L’Organisation des droits humains Karoon a indiqué que les condamnations à mort de cinq prisonniers politiques détenus à la prison de Sheiban à Ahvaz ont été confirmées et officiellement communiquées. Selon le rapport, ces condamnations ont été prononcées dans le cadre d’une procédure marquée par le refus d’accès à un avocat indépendant, des pressions lors des interrogatoires et l’utilisation d’aveux forcés.
Selon le rapport, le mercredi 12 novembre 2025, la Cour suprême iranienne a confirmé des peines de mort doubles à l’encontre de Masoud Jamei, Alireza Mardasi, connu sous le nom de Homeydavi, et Farshad Etemadifar, et a notifié leurs avocats via le système de notification judiciaire Sana. Les trois prisonniers sont actuellement détenus dans le quartier cinq de la prison de Sheiban.

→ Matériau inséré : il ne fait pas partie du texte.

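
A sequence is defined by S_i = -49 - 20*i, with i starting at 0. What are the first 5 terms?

This is an arithmetic sequence.
i=0: S_0 = -49 + -20*0 = -49
i=1: S_1 = -49 + -20*1 = -69
i=2: S_2 = -49 + -20*2 = -89
i=3: S_3 = -49 + -20*3 = -109
i=4: S_4 = -49 + -20*4 = -129
The first 5 terms are: [-49, -69, -89, -109, -129]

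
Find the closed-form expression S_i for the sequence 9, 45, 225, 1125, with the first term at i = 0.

Check ratios: 45 / 9 = 5.0
Common ratio r = 5.
First term a = 9.
Formula: S_i = 9 * 5^i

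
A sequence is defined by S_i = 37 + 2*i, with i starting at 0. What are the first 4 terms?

This is an arithmetic sequence.
i=0: S_0 = 37 + 2*0 = 37
i=1: S_1 = 37 + 2*1 = 39
i=2: S_2 = 37 + 2*2 = 41
i=3: S_3 = 37 + 2*3 = 43
The first 4 terms are: [37, 39, 41, 43]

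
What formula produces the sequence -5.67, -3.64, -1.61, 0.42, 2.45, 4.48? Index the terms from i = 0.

Check differences: -3.64 - -5.67 = 2.03
-1.61 - -3.64 = 2.03
Common difference d = 2.03.
First term a = -5.67.
Formula: S_i = -5.67 + 2.03*i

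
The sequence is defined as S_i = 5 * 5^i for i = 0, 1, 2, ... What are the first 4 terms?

This is a geometric sequence.
i=0: S_0 = 5 * 5^0 = 5
i=1: S_1 = 5 * 5^1 = 25
i=2: S_2 = 5 * 5^2 = 125
i=3: S_3 = 5 * 5^3 = 625
The first 4 terms are: [5, 25, 125, 625]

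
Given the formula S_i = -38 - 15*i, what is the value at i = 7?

S_7 = -38 + -15*7 = -38 + -105 = -143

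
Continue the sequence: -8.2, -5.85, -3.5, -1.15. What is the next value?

Differences: -5.85 - -8.2 = 2.35
This is an arithmetic sequence with common difference d = 2.35.
Next term = -1.15 + 2.35 = 1.2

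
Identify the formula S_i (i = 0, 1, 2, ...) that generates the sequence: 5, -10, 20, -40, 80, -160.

Check ratios: -10 / 5 = -2.0
Common ratio r = -2.
First term a = 5.
Formula: S_i = 5 * (-2)^i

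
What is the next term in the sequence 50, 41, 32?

Differences: 41 - 50 = -9
This is an arithmetic sequence with common difference d = -9.
Next term = 32 + -9 = 23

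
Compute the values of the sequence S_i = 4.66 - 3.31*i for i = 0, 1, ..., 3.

This is an arithmetic sequence.
i=0: S_0 = 4.66 + -3.31*0 = 4.66
i=1: S_1 = 4.66 + -3.31*1 = 1.35
i=2: S_2 = 4.66 + -3.31*2 = -1.96
i=3: S_3 = 4.66 + -3.31*3 = -5.27
The first 4 terms are: [4.66, 1.35, -1.96, -5.27]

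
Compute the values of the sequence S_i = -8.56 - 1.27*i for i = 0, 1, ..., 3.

This is an arithmetic sequence.
i=0: S_0 = -8.56 + -1.27*0 = -8.56
i=1: S_1 = -8.56 + -1.27*1 = -9.83
i=2: S_2 = -8.56 + -1.27*2 = -11.1
i=3: S_3 = -8.56 + -1.27*3 = -12.37
The first 4 terms are: [-8.56, -9.83, -11.1, -12.37]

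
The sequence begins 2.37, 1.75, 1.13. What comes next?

Differences: 1.75 - 2.37 = -0.62
This is an arithmetic sequence with common difference d = -0.62.
Next term = 1.13 + -0.62 = 0.51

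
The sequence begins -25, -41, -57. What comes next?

Differences: -41 - -25 = -16
This is an arithmetic sequence with common difference d = -16.
Next term = -57 + -16 = -73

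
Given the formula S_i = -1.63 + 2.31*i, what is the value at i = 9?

S_9 = -1.63 + 2.31*9 = -1.63 + 20.79 = 19.16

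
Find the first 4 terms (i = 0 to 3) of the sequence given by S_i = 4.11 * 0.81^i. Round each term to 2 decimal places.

This is a geometric sequence.
i=0: S_0 = 4.11 * 0.81^0 = 4.11
i=1: S_1 = 4.11 * 0.81^1 ≈ 3.33
i=2: S_2 = 4.11 * 0.81^2 ≈ 2.7
i=3: S_3 = 4.11 * 0.81^3 ≈ 2.18
The first 4 terms are: [4.11, 3.33, 2.7, 2.18]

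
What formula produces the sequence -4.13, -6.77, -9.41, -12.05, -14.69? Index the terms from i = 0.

Check differences: -6.77 - -4.13 = -2.64
-9.41 - -6.77 = -2.64
Common difference d = -2.64.
First term a = -4.13.
Formula: S_i = -4.13 - 2.64*i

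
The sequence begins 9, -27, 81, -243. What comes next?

Ratios: -27 / 9 = -3.0
This is a geometric sequence with common ratio r = -3.
Next term = -243 * -3 = 729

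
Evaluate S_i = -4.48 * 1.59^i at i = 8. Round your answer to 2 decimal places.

S_8 = -4.48 * 1.59^8 ≈ -4.48 * 40.8486 ≈ -183.0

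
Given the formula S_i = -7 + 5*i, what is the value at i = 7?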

Leur affaire a été examinée par la première chambre du tribunal révolutionnaire d’Ahvaz, présidée par le juge Ehsan Adibimehr. Les accusations portées contre les prisonniers comprenaient la « corruption sur terre », l’appartenance à des groupes opposés au régime iranien, la propagande contre le régime, le rassemblement et la collusion, ainsi que d’autres accusations liées à la sécurité. Dans la même affaire, Saman et Davoud Hormatnejad ont été condamnés respectivement à 12 et 15 ans de prison.
Dans une affaire distincte, Hassan Tarfi, un militant civil et culturel arabe, a reçu en prison la notification de sa condamnation à mort en juin 2026. Il est détenu depuis 2022. Auparavant, la première chambre du tribunal révolutionnaire de Mahshahr l’avait condamné à mort par contumace. Cette sentence a été confirmée en mars 2025 par la chambre 39 de la Cour suprême iranienne.
Reza Abdali, un prisonnier politique de 35 ans détenu dans le quartier huit de la prison de Sheiban à Ahvaz, est le cinquième prisonnier dans ces affaires dont la condamnation à mort a été confirmée et officiellement communiquée par la Cour suprême iranienne le jeudi 6 novembre 2025. Il a été arrêté en février 2025 et, en juin 2025, il a été condamné par la première chambre du tribunal révolutionnaire d’Ahvaz à la peine de mort et à 15 ans d’emprisonnement discrétionnaire.
L’Organisation des droits humains Karoon a averti que la vie de ces cinq prisonniers politiques est en grave danger et a appelé à une réaction immédiate des organisations et institutions internationales de défense des droits humains afin d’empêcher l’exécution de ces condamnations.